TOM MINTIER, CNN CORRESPONDENT (voice-over): Venus and Serena Williams are not the first sister act to face off at center court. The Watson sisters did it 116 years ago in the very first ladies' final at Wimbledon. But this match will have a much larger audience.

SERENA WILLIAM, WIMBLEDON SEMI-FINALIST: I just have to make sure I play very well, because Venus gets a lot of balls back. She gets everything back, so I have to make sure, you know, I'm just trying to stick in there.

VENUS WILLIAMS, WIMBLEDON SEMI-FINALIST: Most exciting is that we both are here. And the biggest challenge is that Serena is extremely powerful, extremely dangerous, and, you know, she knows everything I know.

MINTIER: Sisters often know each other's secrets on and off the court. They have played each other four times before. The elder Venus has the advantage, winning three of the matches.

V. WILLIAMS: One of us will be bitter, but not to the degree -- I guess of usually you'd be bitter if you lost the semifinals, but naturally one of us will be in the final. So that will be great.

MINTIER: The Williams sisters practice together, even before their big match. They also compete together as a doubles duo.

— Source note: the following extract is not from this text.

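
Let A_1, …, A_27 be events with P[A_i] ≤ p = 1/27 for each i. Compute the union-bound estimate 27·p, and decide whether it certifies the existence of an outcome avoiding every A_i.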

Venus made it to the semifinals by beating world No. 1 Martina Hingis in a match that lasted just over two hours. Venus is seeded fifth at Wimbledon. Serena entered the tournament eighth.

S. WILLIAMS: Venus has to have a lot of confidence now, beating the No. 1 player in the world, obviously. She must be feeling great.

V. WILLIAMS: I just hope that I'll be able to play better than her. She's really been blazing her past opponents, no mercy, and I want to go in with the same attitude.

MINTIER (on camera): Tennis is seen by some as a white-dominated sport, much the same as golf once was. The country clubs in America, just like Wimbledon, were some of the last places blacks were allowed in.

(voice-over): Arthur Ashe won Wimbledon in 1975 at the age of 31. He was the first and, up till now, the only African-American to be ranked No. 1 in the world of tennis -- a feat one of the Williams sisters may be about to repeat.

Tom Mintier, CNN, London.


BAKHTIAR: And your pick?

HAYNES: Serena.


HAYNES: Oh, yes.

BAKHTIAR: Well, Serena's the better player, evidently, but I'm going to go with Venus because I saw her against Martina the other day and she was on fire, so...

HAYNES: She was hot. But I could never play against my brother or sister.


HAYNES: Like if they were losing, I would feel sorry for them and give them a point. BAKHTIAR: Would you?

HAYNES: Yes, it's a family thing.

BAKHTIAR: I wouldn't. I'm extremely competitive.

HAYNES: I know you are.


BAKHTIAR: Take care everyone.

HAYNES: Listen, we got to go. We'll see you tomorrow.